In order for the information encoded in the DNA molecules of genes to have effective meaning in the life of cells, that information must be transmitted and translated. The first of these two steps begins with a process called transcription.

1. The genetic information contained in the nucleotide sequence of DNA is not directly translated into the amino acid sequences of protein molecules. Instead, DNA serves as a template upon which a similarly constructed RNA (ribonucleic acid) molecule is formed. In eukaryotic cells transcription takes place in the nucleus.

2. The RNA molecule is a chain of ribonucleotides very similar to the deoxyribonucleotides of DNA, except that for the sugar deoxyribose is substituted ribose, and uridine is substituted for thymidine. Thus the four RNA ribonucleotides are:

Nucleotide name Symbol
Adenosine-5'-phosphate A
Uridine-5'-phosphate U
Guanosine-5"-phosphate G
Cytidine-5"-phosphate C

3. Hydrogen bonded pairs are formed between the deoxyribonucleotides of the DNA template and free ribonucleotides which are to be bonded together to form a complementary RNA chain.

An enzyme called RNA polymerase II stitches the ribonucleotides together. The result is an RNA chain whose nucleotides are complementary to the nucleotides in the DNA template chain or gene. Thus DNA serves as a template to direct the formation of a precisely ordered complementary RNA chain. This RNA chain carries the same information as the DNA gene. Therefore, it is called messenger RNA (mRNA), for it carries the information of a gene to a ribosome which produces a protein molecule.

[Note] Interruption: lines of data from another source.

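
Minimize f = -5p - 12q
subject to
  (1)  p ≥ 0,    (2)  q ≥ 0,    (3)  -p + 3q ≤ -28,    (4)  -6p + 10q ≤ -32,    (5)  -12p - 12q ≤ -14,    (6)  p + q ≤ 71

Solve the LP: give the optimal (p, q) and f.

p = 241/4, q = 43/4, minimum f = -1721/4

Feasible corners and f = -5p - 12q:
  (28, 0) → f = -140
  (71, 0) → f = -355
  (241/4, 43/4) → f = -1721/4

At the optimal vertex, -p + 3q = -28 and p + q = 71.
Solving simultaneously gives p = 241/4, q = 43/4.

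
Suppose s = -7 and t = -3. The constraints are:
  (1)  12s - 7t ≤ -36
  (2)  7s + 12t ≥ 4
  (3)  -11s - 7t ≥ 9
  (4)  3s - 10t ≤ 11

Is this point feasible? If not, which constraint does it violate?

not feasible — violates (2)

Constraint (2): 7s + 12t = -85, which is not ≥ 4. All other constraints are satisfied.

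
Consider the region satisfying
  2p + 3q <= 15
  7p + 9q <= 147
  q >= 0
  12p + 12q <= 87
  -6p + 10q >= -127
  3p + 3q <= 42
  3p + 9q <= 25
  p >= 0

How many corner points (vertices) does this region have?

Intersecting each pair of boundary lines and keeping only the points that satisfy every inequality leaves:
  (27/4, 1/2)
  (20/3, 5/9)
  (29/4, 0)
  (0, 0)
  (0, 25/9)

5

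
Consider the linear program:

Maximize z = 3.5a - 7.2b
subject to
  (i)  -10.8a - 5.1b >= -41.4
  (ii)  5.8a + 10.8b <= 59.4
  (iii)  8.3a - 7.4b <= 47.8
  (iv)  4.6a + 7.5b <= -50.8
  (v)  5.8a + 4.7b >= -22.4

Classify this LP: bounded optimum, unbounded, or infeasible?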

4. When RNA is produced in a cell, normally one gene or a small group of closely related genes called an operon is transcribed from the DNA chain at one time. A gene is a section of DNA chain containing on the average from; 600 to 1,800 nucleotides. The principal enzyme involved is RNA polymerase. In prokaryotes this is a single complex protein molecule formed of six separate folded amino acid chains containing a total of about 4,700 amino acid molecules. One of these chains, a protein molecule called sigma-factor, reads a start signal on the DNA chain. Then there is an entirely separate protein, the rho-factor, which stops the transcription when one gene or operon has been copied from DNA to RNA. In the eukaryotes which include, of course, the higher animals, plants and humans, there are three different RNA polymerases composed of nine to eleven amino acid chains constructed from perhaps 9,000 amino acid molecules. Transcription in the eukaryotes is catalyzed by polymerase II assisted by at least six other very complex proteins. Fundamental details of this process are the object of continuing research.13

For each gene, just one of the two complementary DNA chains is transcribed to RNA. Somehow the correct chain is transcribed. The process of transcription may be represented as follows:

The DNA double helix is partially unwound and the two strands partially separated so that the strand which is to be transcribed can serve as the template on which the RNA transcript is formed. This RNA is called "messenger RNA" (mRNA), because it transmits the instructions in a DNA gene to the places in the cell where protein molecules are being constructed. Protein molecules are constructed in the cytoplasm, outside of the nucleus where the mRNA is produced.

The description given above may seem complex, but it is actually a highly simplified outline only of major parts of the process of transcription. In fact, many important details are not included and many are still not understood.

 

References

13. Drapkin, Ronny and Danny Reinberg, Nature, Vol. 369, 16 June 1994, pp. 523-424.